Thursday, November 17, 2005 1:52:16 PM

Post# of 24710
Thank you, khemara. The Ericsson cat says a couple of things that seem to cry out for educated criticism, for which I'm not really equipped.

<<Ericsson has swapped its rich WCDMA patent portfolio with that of Qualcomm in a cross-licensing deal with virtually closed wallets, but smaller players in the WCDMA market without their own WCDMA technology will be forced to pay to use it.
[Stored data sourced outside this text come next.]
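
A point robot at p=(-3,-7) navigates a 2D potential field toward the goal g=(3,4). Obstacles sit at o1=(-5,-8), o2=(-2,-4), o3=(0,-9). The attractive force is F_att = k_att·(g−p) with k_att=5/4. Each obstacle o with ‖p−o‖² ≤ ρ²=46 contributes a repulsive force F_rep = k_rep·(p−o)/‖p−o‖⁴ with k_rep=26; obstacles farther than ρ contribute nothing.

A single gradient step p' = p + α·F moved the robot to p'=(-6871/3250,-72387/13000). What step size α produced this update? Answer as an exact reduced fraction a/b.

α = 1/10

F_att = 5/4·(g−p) = 5/4·(6,11) = (7.5000,13.7500)
o1: d²=5 ≤ ρ²=46; F_rep = 26·(2,1)/5² = (2.0800,1.0400)
o2: d²=10 ≤ ρ²=46; F_rep = 26·(-1,-3)/10² = (-0.2600,-0.7800)
o3: d²=13 ≤ ρ²=46; F_rep = 26·(-3,2)/13² = (-0.4615,0.3077)
F = F_att + ΣF_rep = (8.8585,14.3177)
Δp = p'−p = (0.8858,1.4318); α = Δx/Fx = (2879/3250) / (2879/325) = 1/10
check: Δy/Fy = (18613/13000) / (18613/1300) = 1/10 ✓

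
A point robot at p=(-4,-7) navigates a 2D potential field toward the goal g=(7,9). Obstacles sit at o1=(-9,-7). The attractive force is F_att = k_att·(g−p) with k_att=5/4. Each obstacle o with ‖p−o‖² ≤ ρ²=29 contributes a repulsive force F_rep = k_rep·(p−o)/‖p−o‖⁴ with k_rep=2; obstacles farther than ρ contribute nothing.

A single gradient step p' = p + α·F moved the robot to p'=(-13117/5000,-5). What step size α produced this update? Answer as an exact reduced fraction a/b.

F_att = 5/4·(g−p) = 5/4·(11,16) = (13.7500,20.0000)
o1: d²=25 ≤ ρ²=29; F_rep = 2·(5,0)/25² = (0.0160,0.0000)
F = F_att + ΣF_rep = (13.7660,20.0000)
Δp = p'−p = (1.3766,2.0000); α = Δx/Fx = (6883/5000) / (6883/500) = 1/10
check: Δy/Fy = (2) / (20) = 1/10 ✓

α = 1/10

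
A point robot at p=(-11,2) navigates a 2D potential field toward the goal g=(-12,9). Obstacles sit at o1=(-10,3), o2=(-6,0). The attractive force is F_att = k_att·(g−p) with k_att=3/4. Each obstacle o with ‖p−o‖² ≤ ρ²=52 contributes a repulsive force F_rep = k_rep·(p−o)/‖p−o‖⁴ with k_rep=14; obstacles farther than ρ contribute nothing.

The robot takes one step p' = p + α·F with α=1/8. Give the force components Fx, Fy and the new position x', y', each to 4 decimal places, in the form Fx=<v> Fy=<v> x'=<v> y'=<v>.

Fx=-4.3332 Fy=1.7833 x'=-11.5417 y'=2.2229

F_att = 3/4·(g−p) = 3/4·(-1,7) = (-0.7500,5.2500)
o1: d²=2 ≤ ρ²=52; F_rep = 14·(-1,-1)/2² = (-3.5000,-3.5000)
o2: d²=29 ≤ ρ²=52; F_rep = 14·(-5,2)/29² = (-0.0832,0.0333)
F = F_att + ΣF_rep = (-4.3332,1.7833)
p' = p + 1/8·F = (-11.5417,2.2229)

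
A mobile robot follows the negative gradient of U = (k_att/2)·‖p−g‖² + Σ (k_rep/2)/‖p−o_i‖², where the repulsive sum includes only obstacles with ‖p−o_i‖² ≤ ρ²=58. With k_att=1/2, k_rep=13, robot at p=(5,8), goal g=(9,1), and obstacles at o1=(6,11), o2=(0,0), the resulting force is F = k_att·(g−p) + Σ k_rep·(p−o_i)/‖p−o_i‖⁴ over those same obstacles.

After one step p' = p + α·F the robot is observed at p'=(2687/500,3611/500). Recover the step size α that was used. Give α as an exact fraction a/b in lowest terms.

F_att = 1/2·(g−p) = 1/2·(4,-7) = (2.0000,-3.5000)
o1: d²=10 ≤ ρ²=58; F_rep = 13·(-1,-3)/10² = (-0.1300,-0.3900)
o2: d²=89 > ρ²=58 → inactive
F = F_att + ΣF_rep = (1.8700,-3.8900)
Δp = p'−p = (0.3740,-0.7780); α = Δx/Fx = (187/500) / (187/100) = 1/5
check: Δy/Fy = (-389/500) / (-389/100) = 1/5 ✓

α = 1/5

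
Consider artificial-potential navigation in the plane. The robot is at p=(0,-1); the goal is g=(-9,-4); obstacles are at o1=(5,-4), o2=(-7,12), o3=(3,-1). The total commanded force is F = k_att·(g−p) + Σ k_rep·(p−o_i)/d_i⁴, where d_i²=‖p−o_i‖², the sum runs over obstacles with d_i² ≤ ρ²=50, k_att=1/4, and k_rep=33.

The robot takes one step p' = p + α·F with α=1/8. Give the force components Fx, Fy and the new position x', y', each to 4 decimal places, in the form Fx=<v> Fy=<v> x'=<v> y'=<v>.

Fx=-3.6150 Fy=-0.6644 x'=-0.4519 y'=-1.0830

F_att = 1/4·(g−p) = 1/4·(-9,-3) = (-2.2500,-0.7500)
o1: d²=34 ≤ ρ²=50; F_rep = 33·(-5,3)/34² = (-0.1427,0.0856)
o2: d²=218 > ρ²=50 → inactive
o3: d²=9 ≤ ρ²=50; F_rep = 33·(-3,0)/9² = (-1.2222,0.0000)
F = F_att + ΣF_rep = (-3.6150,-0.6644)
p' = p + 1/8·F = (-0.4519,-1.0830)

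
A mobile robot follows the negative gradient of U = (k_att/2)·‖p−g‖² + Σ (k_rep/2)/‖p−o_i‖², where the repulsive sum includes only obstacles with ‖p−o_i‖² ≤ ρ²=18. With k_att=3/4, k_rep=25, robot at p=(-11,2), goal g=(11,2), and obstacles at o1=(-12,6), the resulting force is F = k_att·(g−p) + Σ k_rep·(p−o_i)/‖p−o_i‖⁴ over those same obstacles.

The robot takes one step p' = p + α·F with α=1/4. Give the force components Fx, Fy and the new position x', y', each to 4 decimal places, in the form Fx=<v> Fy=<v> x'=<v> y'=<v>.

Fx=16.5865 Fy=-0.3460 x'=-6.8534 y'=1.9135

F_att = 3/4·(g−p) = 3/4·(22,0) = (16.5000,0.0000)
o1: d²=17 ≤ ρ²=18; F_rep = 25·(1,-4)/17² = (0.0865,-0.3460)
F = F_att + ΣF_rep = (16.5865,-0.3460)
p' = p + 1/4·F = (-6.8534,1.9135)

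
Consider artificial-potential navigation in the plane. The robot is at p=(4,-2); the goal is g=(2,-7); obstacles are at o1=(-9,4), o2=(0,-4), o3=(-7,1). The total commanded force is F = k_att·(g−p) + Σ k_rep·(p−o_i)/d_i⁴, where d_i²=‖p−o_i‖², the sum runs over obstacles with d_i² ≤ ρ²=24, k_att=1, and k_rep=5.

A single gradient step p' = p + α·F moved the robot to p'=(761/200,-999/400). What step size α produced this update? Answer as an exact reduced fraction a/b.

α = 1/10

F_att = 1·(g−p) = 1·(-2,-5) = (-2.0000,-5.0000)
o1: d²=205 > ρ²=24 → inactive
o2: d²=20 ≤ ρ²=24; F_rep = 5·(4,2)/20² = (0.0500,0.0250)
o3: d²=130 > ρ²=24 → inactive
F = F_att + ΣF_rep = (-1.9500,-4.9750)
Δp = p'−p = (-0.1950,-0.4975); α = Δx/Fx = (-39/200) / (-39/20) = 1/10
check: Δy/Fy = (-199/400) / (-199/40) = 1/10 ✓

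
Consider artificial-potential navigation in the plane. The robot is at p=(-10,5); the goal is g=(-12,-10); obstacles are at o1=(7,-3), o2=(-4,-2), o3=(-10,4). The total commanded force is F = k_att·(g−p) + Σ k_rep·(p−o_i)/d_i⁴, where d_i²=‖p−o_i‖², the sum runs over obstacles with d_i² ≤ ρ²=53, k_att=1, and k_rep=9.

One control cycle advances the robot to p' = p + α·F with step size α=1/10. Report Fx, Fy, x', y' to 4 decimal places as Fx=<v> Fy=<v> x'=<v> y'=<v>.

Fx=-2.0000 Fy=-6.0000 x'=-10.2000 y'=4.4000

F_att = 1·(g−p) = 1·(-2,-15) = (-2.0000,-15.0000)
o1: d²=353 > ρ²=53 → inactive
o2: d²=85 > ρ²=53 → inactive
o3: d²=1 ≤ ρ²=53; F_rep = 9·(0,1)/1² = (0.0000,9.0000)
F = F_att + ΣF_rep = (-2.0000,-6.0000)
p' = p + 1/10·F = (-10.2000,4.4000)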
<<"(On top of the Qualcomm royalties) then we (Ericsson, Nokia and others) have to charge for our technology. That's the problem, because it means handsets will become too expensive. We want cheap handsets. That drives infrastructure (investments)," Sundstroem said.>>

The first paragraph above says in effect that Ericsson does not pay royalties to Q. The next paragraph say that Ericsson does pay royalties to Q.

The Ericsson's guy says Q holds 15 percent of the WCDMA patents, whereas the analyst Thelander says Q has about 20 percent of the "essential" patents. The (unanswered) question arises, Who holds more patents than Q? What royalties--or what percentage of a European pool of WCDMA royalties--does that firm derive? If Thelander's 20-percent guess is correct (and it is more likely so than Ericsson's guess), is Q receiving more than 20 percent of total WCDMA royalties?

Note that Reuters, not Thelander calls WCDMA "the mobile phone technology for better voice and faster data communications such as video." Note that Reuters--hardly rooting for our side--is the service that cannot say the word "terrorist."

I know, I know. I'm about as unbiased as CFO Karl-Henrik.